The targeted anti-avoidance rule will have an impact on many workers in the digital economy who work through a P.S.C.

Summary

The timeline for a product to go from life-changing status to obsolescence is constantly shrinking. Think of a Palm Pilot with a stylus, a video tape player, an iPod, a Wang Machine for word processing, or an e-mail account that required a monthly fee. In short, we live in interesting times. One effect of these massive changes is that value is separated from bricks, mortar, and heavy industry. In their place, IP-embedded sales of data, delivery of digital products from a base in the cloud, and virtual marketplaces allowing businesses to access a global customer base are able to generate huge sums of profit with no physical presence in any particular state. It should come as no surprise that governments are wrestling to modernize tax rules to match new business models.
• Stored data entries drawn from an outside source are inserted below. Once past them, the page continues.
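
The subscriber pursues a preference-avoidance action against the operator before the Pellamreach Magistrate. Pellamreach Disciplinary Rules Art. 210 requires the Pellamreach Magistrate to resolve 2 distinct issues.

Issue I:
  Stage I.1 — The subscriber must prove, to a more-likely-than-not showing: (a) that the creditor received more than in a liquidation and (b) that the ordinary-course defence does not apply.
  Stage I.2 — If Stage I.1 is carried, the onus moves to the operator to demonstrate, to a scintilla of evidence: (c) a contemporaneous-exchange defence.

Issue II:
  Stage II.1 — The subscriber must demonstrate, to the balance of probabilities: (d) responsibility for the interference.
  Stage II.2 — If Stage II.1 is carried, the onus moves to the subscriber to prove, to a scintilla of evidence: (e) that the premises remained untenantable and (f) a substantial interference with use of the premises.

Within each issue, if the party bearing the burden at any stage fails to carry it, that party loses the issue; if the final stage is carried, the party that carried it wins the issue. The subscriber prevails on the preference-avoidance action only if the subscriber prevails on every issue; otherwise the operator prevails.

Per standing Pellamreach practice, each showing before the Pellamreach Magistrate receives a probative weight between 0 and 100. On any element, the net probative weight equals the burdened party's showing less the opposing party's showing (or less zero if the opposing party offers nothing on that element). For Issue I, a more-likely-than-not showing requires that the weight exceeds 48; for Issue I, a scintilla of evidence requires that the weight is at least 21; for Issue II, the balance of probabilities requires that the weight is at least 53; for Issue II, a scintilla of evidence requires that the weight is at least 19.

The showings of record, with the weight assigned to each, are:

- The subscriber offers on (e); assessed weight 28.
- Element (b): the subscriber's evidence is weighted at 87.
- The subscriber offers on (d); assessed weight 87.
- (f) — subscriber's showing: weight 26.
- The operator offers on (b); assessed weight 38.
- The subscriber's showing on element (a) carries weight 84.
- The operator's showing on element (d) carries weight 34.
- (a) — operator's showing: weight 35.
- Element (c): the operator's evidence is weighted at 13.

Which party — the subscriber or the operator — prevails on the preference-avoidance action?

subscriber

— Issue I —
Stage I.1 — burden on subscriber; standard: a more-likely-than-not showing (weight exceeds 48).
    (a): 84 − 35 = 49 > 48 [met]
    (b): 87 − 38 = 49 > 48 [met]
  Stage I.1 is satisfied; the onus moves to the operator.
Stage I.2 — burden on operator; standard: a scintilla of evidence (weight is at least 21).
    (c): 13 < 21 [not met]
  The operator does not carry Stage I.2.
The analysis ends at Stage I.2; the subscriber prevails on this issue.
— Issue II —
At Stage II.1 the subscriber must meet the balance of probabilities (weight is at least 53): on (d) the weight is 87 less the opposing 34 gives net 53, ≥ 53, so (d) meets the standard.
  Stage II.1 carried; the burden remains with the subscriber.
At Stage II.2 the subscriber must meet a scintilla of evidence (weight is at least 19): on (e) the weight is 28, ≥ 19, so (e) meets the standard; on (f) the weight is 26, ≥ 19, so (f) meets the standard.
  Stage II.2 carried; the final stage is satisfied.
With every stage satisfied, the subscriber prevails on this issue.
Per-issue: Issue I → subscriber; Issue II → subscriber. The subscriber must prevail on every issue; overall, the subscriber prevails.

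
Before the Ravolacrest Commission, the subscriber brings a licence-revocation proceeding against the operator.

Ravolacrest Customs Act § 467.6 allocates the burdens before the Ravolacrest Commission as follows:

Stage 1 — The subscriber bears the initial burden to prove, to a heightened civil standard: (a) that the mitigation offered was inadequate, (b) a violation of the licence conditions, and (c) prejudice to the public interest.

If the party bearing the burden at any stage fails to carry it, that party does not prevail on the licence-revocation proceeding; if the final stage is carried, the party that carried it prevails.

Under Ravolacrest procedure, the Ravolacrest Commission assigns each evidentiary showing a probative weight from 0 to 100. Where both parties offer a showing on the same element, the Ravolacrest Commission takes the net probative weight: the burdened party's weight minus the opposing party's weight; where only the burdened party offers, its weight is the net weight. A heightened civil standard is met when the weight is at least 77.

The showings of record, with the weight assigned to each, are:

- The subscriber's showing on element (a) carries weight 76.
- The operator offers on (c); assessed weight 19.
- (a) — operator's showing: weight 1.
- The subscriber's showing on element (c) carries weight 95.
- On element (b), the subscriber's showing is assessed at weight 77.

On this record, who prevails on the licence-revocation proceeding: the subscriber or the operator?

Stage 1 — burden on subscriber; standard: a heightened civil standard (weight is at least 77).
    (a): 76 − 1 = 75 < 77 [not met]
    (b): 77 ≥ 77 [met]
    (c): 95 − 19 = 76 < 77 [not met]
  Not every element is met, so the subscriber fails to carry Stage 1.
The analysis ends at Stage 1; the operator prevails.

operator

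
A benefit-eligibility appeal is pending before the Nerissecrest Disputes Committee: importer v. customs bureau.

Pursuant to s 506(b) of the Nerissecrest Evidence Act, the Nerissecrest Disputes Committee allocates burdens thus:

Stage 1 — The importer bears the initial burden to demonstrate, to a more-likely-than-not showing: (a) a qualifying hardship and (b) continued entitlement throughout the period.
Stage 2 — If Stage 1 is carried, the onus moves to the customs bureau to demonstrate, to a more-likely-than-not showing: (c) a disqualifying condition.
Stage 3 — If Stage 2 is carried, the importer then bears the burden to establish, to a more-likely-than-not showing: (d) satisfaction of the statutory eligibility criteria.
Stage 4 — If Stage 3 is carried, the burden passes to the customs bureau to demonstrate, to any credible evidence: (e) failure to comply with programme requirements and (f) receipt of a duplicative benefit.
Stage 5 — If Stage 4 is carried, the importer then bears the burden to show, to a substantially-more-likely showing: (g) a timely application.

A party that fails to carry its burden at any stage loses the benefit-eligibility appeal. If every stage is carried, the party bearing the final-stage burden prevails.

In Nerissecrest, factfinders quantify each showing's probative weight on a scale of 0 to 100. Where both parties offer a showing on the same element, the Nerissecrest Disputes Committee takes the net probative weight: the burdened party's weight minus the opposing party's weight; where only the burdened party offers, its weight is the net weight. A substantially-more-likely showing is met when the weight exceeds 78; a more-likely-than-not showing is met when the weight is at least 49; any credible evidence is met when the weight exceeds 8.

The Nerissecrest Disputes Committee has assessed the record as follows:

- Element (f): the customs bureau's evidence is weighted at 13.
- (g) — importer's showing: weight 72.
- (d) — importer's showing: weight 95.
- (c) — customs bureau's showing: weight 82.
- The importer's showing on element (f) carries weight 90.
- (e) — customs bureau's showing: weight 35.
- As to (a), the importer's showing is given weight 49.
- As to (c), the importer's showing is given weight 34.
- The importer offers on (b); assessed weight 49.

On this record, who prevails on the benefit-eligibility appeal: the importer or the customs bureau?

importer

Stage 1 (importer, a more-likely-than-not showing, weight is at least 49): (a) 49 ≥ 49 — meets; (b) 49 ≥ 49 — meets.
  Stage 1 carried; the burden shifts to the customs bureau.
Stage 2 (customs bureau, a more-likely-than-not showing, weight is at least 49): (c) net 82−34=48 < 49 — fails.
  The customs bureau does not carry Stage 2.
The analysis ends at Stage 2; the importer prevails.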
The U.K. has taken steps to address this body of stateless entrepreneurs who profitably serve customers in the U.K. More and more income that was thought to be based at the place of residence of the entity carrying on the business is now being characterized as having a U.K. component. Whether the new tax in the U.K. takes the form of the D.V.P. or the D.S.T., IR35, or the anti-fragmentation rules, change has arrived.